Eine bedeutende Persönlichkeit aus Querum: Johannes Winkler

Persönlichkeitstafel zu Johannes Winkler© Thorsten Wendt

Ein deutscher Raumfahrtpionier

Johannes WINKLER wurde am 29.05.1897 in Bad Carlsruhe, Kreis Oppeln, geboren und starb am 27.12.1947 in Braunschweig-Querum.

Herr WINKLER startete am 21.02.1931 in der Stadt Dessau die erste europäische Flüssigkeitsrakete.

Kindheit

WINKLER besuchte von 1904 bis 1909 die Volksschule und von 1910 bis 1912 die Realschule in seinem Geburtsort. Von 1912 bis 1915 bereitete er sich am KÖNIGLICHEN GYMNASIUM JOHANNEUM in der Stadt Liegnitz auf das Abitur vor. Vor dem Schulabschluss meldete er sich als Kriegsfreiwilliger zum Heer und wurde 1916 bei einem Sturmangriff schwer verwundet.

Von 1918/1919 belegte Johannes WINKLER einen Abiturientenkursus an der TECHNISCHEN HOCHSCHULE (TH) in Danzig um seine Hochschulreife schließlich doch noch zu erwerben.

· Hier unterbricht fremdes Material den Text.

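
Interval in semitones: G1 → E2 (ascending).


Working:
Absolute semitone position = octave×12 + chromatic position
G1: 1×12 + 7 = 19
E2: 2×12 + 4 = 28
Difference = 28 - 19 = 9
= 9 semitones


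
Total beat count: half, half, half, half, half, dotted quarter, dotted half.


Solution.
Beat values:
  half = 2 beats
  half = 2 beats
  half = 2 beats
  half = 2 beats
  half = 2 beats
  dotted quarter = 1.5 beats
  dotted half = 3 beats
Sum = 2 + 2 + 2 + 2 + 2 + 1.5 + 3
= 14.5 beats


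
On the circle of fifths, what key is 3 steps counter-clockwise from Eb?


Step by step:
Each counter-clockwise step moves down a perfect 5th (= up a perfect 4th)
From Eb: Eb → Ab → Db → F#/Gb
= F#/Gb


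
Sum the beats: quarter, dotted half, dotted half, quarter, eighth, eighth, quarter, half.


Beat values:
  quarter = 1 beat
  dotted half = 3 beats
  dotted half = 3 beats
  quarter = 1 beat
  eighth = 0.5 beats
  eighth = 0.5 beats
  quarter = 1 beat
  half = 2 beats
Sum = 1 + 3 + 3 + 1 + 0.5 + 0.5 + 1 + 2
= 12 beats


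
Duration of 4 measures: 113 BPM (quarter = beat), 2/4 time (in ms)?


Let's work it out.
Quarter-note beat duration = 60000 / 113 ms
Beats per measure (2/4) = 2
One measure = 2 × 60000 / 113 = 120000 / 113 ms
4 measures = 4 × 120000 / 113 = 480000 / 113
= 4247.8 ms


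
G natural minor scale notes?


Reasoning:
Natural minor scale pattern: W-H-W-W-H-W-W (2-1-2-2-1-2-2 semitones)
Starting from G:
  G + 2 semitones → A
  A + 1 semitone → Bb
  Bb + 2 semitones → C
  C + 2 semitones → D
  D + 1 semitone → Eb
  Eb + 2 semitones → F
  F + 2 semitones → G
Scale = G A Bb C D Eb F


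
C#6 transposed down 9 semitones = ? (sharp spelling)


Solution.
C#6: chromatic position 1 in octave 6 → absolute = 6×12 + 1 = 73
Transpose down 9: 73 - 9 = 64
64 = 5×12 + 4 → E in octave 5
Result = E5


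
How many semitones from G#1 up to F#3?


Step by step:
Absolute semitone position = octave×12 + chromatic position
G#1: 1×12 + 8 = 20
F#3: 3×12 + 6 = 42
Difference = 42 - 20 = 22
= 22 semitones


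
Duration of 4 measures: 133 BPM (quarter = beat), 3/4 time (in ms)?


Step by step:
Quarter-note beat duration = 60000 / 133 ms
Beats per measure (3/4) = 3
One measure = 3 × 60000 / 133 = 180000 / 133 ms
4 measures = 4 × 180000 / 133 = 720000 / 133
= 5413.5 ms


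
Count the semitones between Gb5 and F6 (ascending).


Absolute semitone position = octave×12 + chromatic position
Gb5: 5×12 + 6 = 66
F6: 6×12 + 5 = 77
Difference = 77 - 66 = 11
= 11 semitones


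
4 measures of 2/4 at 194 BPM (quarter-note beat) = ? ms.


Quarter-note beat duration = 60000 / 194 ms
Beats per measure (2/4) = 2
One measure = 2 × 60000 / 194 = 120000 / 194 ms
4 measures = 4 × 120000 / 194 = 480000 / 194
= 2474.2 ms


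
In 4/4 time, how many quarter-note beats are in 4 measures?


Solution.
Time signature 4/4: the bottom number 4 means the quarter note gets one count
The top number 4 means 4 quarter-note beats per measure
Total = 4 × 4 measures
= 16 quarter-note beats


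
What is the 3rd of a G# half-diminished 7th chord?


Half-diminished 7th chord = root + minor 3rd + diminished 5th + minor 7th
Seventh chords stack in thirds, so the letter names are G-B-D-F
Root: G#
Minor 3rd above G#: B
Diminished 5th above G#: D
Minor 7th above G#: F#
The 3rd = B


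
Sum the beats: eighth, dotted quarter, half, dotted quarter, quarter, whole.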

Im Anschluss studierte WINKLER an der TH zwei Semester im Fach Maschinenbau. Seinen Unterhalt verdiente er sich auf der Danziger SCHICHAU-WERFT.

Auf Drängen seiner Eltern begann er dann aber ein Theologiestudium an den Universitäten zu Breslau und in Leipzig. Sein vorrangiges Interesse galt jedoch   weiterhin den Naturwissenschaften und der Technik, so dass er als Studiennebenfächer Mathematik, Physik, Astronomie und weitere naturwissenschaftliche Fächer an der Universität belegte.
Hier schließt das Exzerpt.